Now I’d like to see some publications examing the hypthesis that the climate is an exteranally forced linear process, or showing that it is an interanlly forced randlom process.
JP: “The main point (beside the surprisingly good fit that can be achieved with such few harmonically related elements) was not the projection but rather that there exists plausible explanations for the observed data which do not require significant forcing from anthropogenic sources.”
Sorry, maybe I missed something in the article. What plausible explanation did this present?
Crosspatch, actually that is likely. There is a musicality test, standardized no less, that in its simplest form, has the examinee predict what note comes next after a short series of notes. Because the muical scale is mathematical and orderly one can if one has an ear for the “language” predict what comes next.
sorry, “hypothesis”. My right ring fingertip is numb from a cut, hard to feel where the upper rlow lf keys is.
‘Jeff Patterson says: September 11, 2013 at 6:17 am
IanE says:
September 11, 2013 at 5:52 am
‘With four parameters I can fit an elephant, and with five I can make him wiggle his trunk.’ John von Neumann.
As the stochastic fitting exercise showed, JvN could only only do this .6% of the time if all he had to work with was harmonically related sine waves.’
But of course he could choose any sort of function – he chose something that worked, he did not have to use the approach he ended up with. That is the fundamental problem with data-mining exercises.
crosspatch says:
September 11, 2013 at 8:26 am
Right you are. The long-term temperature trend for the second half (past 5700 years) or third third (3800 years) of the Holocene Interglacial is down. Simply extrapolating that trend gets us into the next glacial sooner rather than later. The trend could reverse, but hasn’t done so in any prior interglacial, once established.

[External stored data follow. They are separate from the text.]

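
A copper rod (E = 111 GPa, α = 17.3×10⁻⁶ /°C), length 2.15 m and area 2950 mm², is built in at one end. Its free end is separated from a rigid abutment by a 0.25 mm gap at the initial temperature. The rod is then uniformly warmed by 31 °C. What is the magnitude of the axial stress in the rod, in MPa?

Free thermal elongation = αΔT L = 17.3×10⁻⁶ × 31 × 2150 = 1.153 mm.
This exceeds the 0.25 mm gap, so the wall pushes back. The portion of expansion that must be recovered elastically is δ_free − gap = 1.153 − 0.25 = 0.903 mm.
That suppressed elongation corresponds to σ = E·Δ/L = 111×10³ × 0.903/2150 = 46.62 MPa.

σ ≈ 46.6 MPa (compressive)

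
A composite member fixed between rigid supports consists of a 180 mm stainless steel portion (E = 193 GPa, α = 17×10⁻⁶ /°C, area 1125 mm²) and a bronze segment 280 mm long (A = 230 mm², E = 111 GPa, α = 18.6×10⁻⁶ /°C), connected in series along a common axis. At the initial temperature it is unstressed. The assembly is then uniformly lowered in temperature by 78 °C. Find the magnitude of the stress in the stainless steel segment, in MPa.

σ ≈ 48.6 MPa (tensile)

If the supports were absent, the total length change would be Σ αᵢΔT Lᵢ = 17×10⁻⁶×78×180 + 18.6×10⁻⁶×78×280 = 0.6449 mm.
The walls prevent any net length change, so an axial force P (same in every segment) develops. Compatibility: P · Σ Lᵢ/(AᵢEᵢ) = δ_free.
Σ Lᵢ/(AᵢEᵢ) = 180/(1125×193×10³) + 280/(230×111×10³) = 1.18×10⁻⁵ mm/N.
So P = 0.6449 / 1.18×10⁻⁵ = 54.67 kN, tensile.
σ_{stainless steel} = P / A = 54670 / 1125 = 48.59 MPa.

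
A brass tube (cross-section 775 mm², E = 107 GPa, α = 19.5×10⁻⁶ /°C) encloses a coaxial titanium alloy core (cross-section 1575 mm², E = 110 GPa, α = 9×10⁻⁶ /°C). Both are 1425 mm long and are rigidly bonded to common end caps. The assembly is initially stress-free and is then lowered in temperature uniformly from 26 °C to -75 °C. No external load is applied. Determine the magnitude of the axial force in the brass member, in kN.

Equilibrium of a rigid end plate with no external load gives equal and opposite internal forces ±P in the two members. Since α_{brass} > α_{titanium alloy}, cooling drives the brass into tension and the titanium alloy into compression.
Setting the final lengths equal and cancelling L: (α₁ − α₂)ΔT = P/(A₁E₁) + P/(A₂E₂).
|α₁ − α₂|·ΔT = 10.5×10⁻⁶ × 101 = 0.001061.
1/(A₁E₁) + 1/(A₂E₂) = 1/(775×107×10³) + 1/(1575×110×10³) = 1.783×10⁻⁸ N⁻¹.
P = 0.001061 / 1.783×10⁻⁸ = 59470 N = 59.47 kN.

P ≈ 59.5 kN (tensile in the brass)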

Too bad that man-made GHGs can’t do that trick.
richardscourtney says:
That occurred to me afterwards. The entire exercise is pointless, then. Proper science demands accuracy from the start. If you are starting with data that are flawed, the result is going to be flawed as well.
Pamela Gray says:
September 11, 2013 at 8:33 am
“Crosspatch, actually that is likely. There is a musicality test, standardized no less, that in its simplest form, has the examinee predict what note comes next after a short series of notes. Because the muical scale is mathematical and orderly one can if one has an ear for the “language” predict what comes next.”

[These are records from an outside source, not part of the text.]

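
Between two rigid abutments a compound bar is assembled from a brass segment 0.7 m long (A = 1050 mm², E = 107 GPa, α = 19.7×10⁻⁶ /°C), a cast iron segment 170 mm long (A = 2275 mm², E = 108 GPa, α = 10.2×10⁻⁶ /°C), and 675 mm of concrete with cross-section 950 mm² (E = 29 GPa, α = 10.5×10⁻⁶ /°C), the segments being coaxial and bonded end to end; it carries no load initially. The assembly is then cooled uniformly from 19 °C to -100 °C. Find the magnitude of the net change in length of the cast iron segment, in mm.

|ΔL| ≈ 0.147 mm

If the supports were absent, the total length change would be Σ αᵢΔT Lᵢ = 19.7×10⁻⁶×119×700 + 10.2×10⁻⁶×119×170 + 10.5×10⁻⁶×119×675 = 2.691 mm.
Since the ends are fixed, an axial force P builds up, equal in every segment, with P · Σ Lᵢ/(AᵢEᵢ) = δ_free.
The series flexibility is Σ Lᵢ/(AᵢEᵢ) = 700/(1050×107×10³) + 170/(2275×108×10³) + 675/(950×29×10³) = 3.142×10⁻⁵ mm/N.
So P = 2.691 / 3.142×10⁻⁵ = 85.63 kN, tensile.
For the cast iron segment, free thermal change = 10.2×10⁻⁶×119×170 = 0.2063 mm and elastic change from P = 85630×170/(2275×108×10³) = 0.05925 mm; these oppose, so the net change is 0.147 mm (segment shortens).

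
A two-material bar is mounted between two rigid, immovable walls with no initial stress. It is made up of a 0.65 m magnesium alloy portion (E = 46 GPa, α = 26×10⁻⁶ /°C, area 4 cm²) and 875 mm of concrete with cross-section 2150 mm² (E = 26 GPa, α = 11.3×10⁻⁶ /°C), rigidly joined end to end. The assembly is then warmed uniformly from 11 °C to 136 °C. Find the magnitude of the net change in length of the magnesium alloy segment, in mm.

|ΔL| ≈ 0.208 mm

Free thermal expansion of the whole bar: Σ αᵢΔT Lᵢ = 26×10⁻⁶×125×650 + 11.3×10⁻⁶×125×875 = 3.348 mm.
The rigid supports impose zero overall length change; the single axial force P common to all segments must satisfy P Σ Lᵢ/(AᵢEᵢ) = δ_free.
Σ Lᵢ/(AᵢEᵢ) = 650/(400×46×10³) + 875/(2150×26×10³) = 5.098×10⁻⁵ mm/N.
Hence P = δ_free / Σ(L/AE) = 3.348/5.098×10⁻⁵ = 65.68 kN (compressive).
For the magnesium alloy segment, free thermal change = 26×10⁻⁶×125×650 = 2.112 mm and elastic change from P = 65680×650/(400×46×10³) = 2.32 mm; these oppose, so the net change is 0.208 mm (segment shortens).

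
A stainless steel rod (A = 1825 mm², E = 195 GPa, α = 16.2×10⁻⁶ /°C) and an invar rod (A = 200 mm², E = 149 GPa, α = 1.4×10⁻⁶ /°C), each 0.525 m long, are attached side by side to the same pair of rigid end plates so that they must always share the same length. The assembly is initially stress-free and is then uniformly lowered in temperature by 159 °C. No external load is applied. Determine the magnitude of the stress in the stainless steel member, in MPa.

σ ≈ 35.5 MPa (tensile)

Both members must finish at the same length. With the larger α, the stainless steel tends to over-contract; the plates restrain it, putting the stainless steel in tension and the invar in compression. With no external load the two internal forces are equal and opposite, magnitude P.
Setting the final lengths equal and cancelling L: (α₁ − α₂)ΔT = P/(A₁E₁) + P/(A₂E₂).
|α₁ − α₂|·ΔT = 14.8×10⁻⁶ × 159 = 0.002353.
1/(A₁E₁) + 1/(A₂E₂) = 1/(1825×195×10³) + 1/(200×149×10³) = 3.637×10⁻⁸ N⁻¹.
So P = 0.002353 / 3.637×10⁻⁸ = 64.71 kN.
σ_{stainless steel} = P/A₁ = 64710/1825 = 35.46 MPa, tensile.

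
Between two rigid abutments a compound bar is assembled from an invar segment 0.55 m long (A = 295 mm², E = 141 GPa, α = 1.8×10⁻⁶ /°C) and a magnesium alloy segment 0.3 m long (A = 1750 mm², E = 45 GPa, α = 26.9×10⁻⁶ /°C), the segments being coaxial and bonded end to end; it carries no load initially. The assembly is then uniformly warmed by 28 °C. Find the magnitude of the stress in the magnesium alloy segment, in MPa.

σ ≈ 8.51 MPa (compressive)

If the supports were absent, the total length change would be Σ αᵢΔT Lᵢ = 1.8×10⁻⁶×28×550 + 26.9×10⁻⁶×28×300 = 0.2537 mm.
The walls prevent any net length change, so an axial force P (same in every segment) develops. Compatibility: P · Σ Lᵢ/(AᵢEᵢ) = δ_free.
The series flexibility is Σ Lᵢ/(AᵢEᵢ) = 550/(295×141×10³) + 300/(1750×45×10³) = 1.703×10⁻⁵ mm/N.
So P = 0.2537 / 1.703×10⁻⁵ = 14.89 kN, compressive.
σ_{magnesium alloy} = P / A = 14890 / 1750 = 8.511 MPa.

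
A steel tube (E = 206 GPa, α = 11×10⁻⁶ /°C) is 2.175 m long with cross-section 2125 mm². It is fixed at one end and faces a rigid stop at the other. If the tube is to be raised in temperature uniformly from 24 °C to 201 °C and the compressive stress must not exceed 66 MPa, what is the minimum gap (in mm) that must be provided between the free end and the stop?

Free expansion if unrestrained: δ_free = αΔT L = 11×10⁻⁶ × 177 × 2175 = 4.235 mm.
At the allowable stress the elastic shortening the wall may impose is σL/E = 66 × 2175 / (206×10³) = 0.6968 mm.
The gap must absorb the remainder: g_min = 4.235 − 0.6968 = 3.538 mm.

g ≈ 3.54 mm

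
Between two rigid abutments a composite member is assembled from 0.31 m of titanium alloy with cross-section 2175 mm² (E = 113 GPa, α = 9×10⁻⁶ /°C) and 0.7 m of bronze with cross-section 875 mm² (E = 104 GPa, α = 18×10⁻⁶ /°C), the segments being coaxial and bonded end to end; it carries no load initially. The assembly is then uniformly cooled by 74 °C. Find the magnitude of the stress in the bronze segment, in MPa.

σ ≈ 145 MPa (tensile)

Free thermal contraction of the whole bar: Σ αᵢΔT Lᵢ = 9×10⁻⁶×74×310 + 18×10⁻⁶×74×700 = 1.139 mm.
The walls prevent any net length change, so an axial force P (same in every segment) develops. Compatibility: P · Σ Lᵢ/(AᵢEᵢ) = δ_free.
Σ Lᵢ/(AᵢEᵢ) = 310/(2175×113×10³) + 700/(875×104×10³) = 8.954×10⁻⁶ mm/N.
P = 1.139 / 8.954×10⁻⁶ = 127200 N = 127.2 kN, tensile.
σ_{bronze} = P / A = 127200 / 875 = 145.4 MPa.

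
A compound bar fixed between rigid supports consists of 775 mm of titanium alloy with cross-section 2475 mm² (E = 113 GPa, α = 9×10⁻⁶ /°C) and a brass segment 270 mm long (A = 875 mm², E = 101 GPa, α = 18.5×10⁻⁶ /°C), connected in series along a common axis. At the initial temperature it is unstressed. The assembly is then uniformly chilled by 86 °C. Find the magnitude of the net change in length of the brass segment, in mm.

|ΔL| ≈ 0.11 mm

Free thermal contraction of the whole bar: Σ αᵢΔT Lᵢ = 9×10⁻⁶×86×775 + 18.5×10⁻⁶×86×270 = 1.029 mm.
The rigid supports impose zero overall length change; the single axial force P common to all segments must satisfy P Σ Lᵢ/(AᵢEᵢ) = δ_free.
The series flexibility is Σ Lᵢ/(AᵢEᵢ) = 775/(2475×113×10³) + 270/(875×101×10³) = 5.826×10⁻⁶ mm/N.
P = 1.029 / 5.826×10⁻⁶ = 176700 N = 176.7 kN, tensile.
For the brass segment, free thermal change = 18.5×10⁻⁶×86×270 = 0.4296 mm and elastic change from P = 176700×270/(875×101×10³) = 0.5398 mm; these oppose, so the net change is 0.11 mm (segment lengthens).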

This is very true in 1,4,5 chords in simple tunes such as blue grass and old time rock and roll, not so much in classical, at least not that I can tell. Too complex and many times have less repetitive sequences. But then I do not play classical. But torture the “data” enough and you will lose the tune.
Nice science, you put it out there, with all the data, your assumptions, process, limitations, admission of doubts, etc and let everyone rip it apart. Then you defend. All publicly. I think a few other “climate scientists” could take a lesson here, Great post and discussion.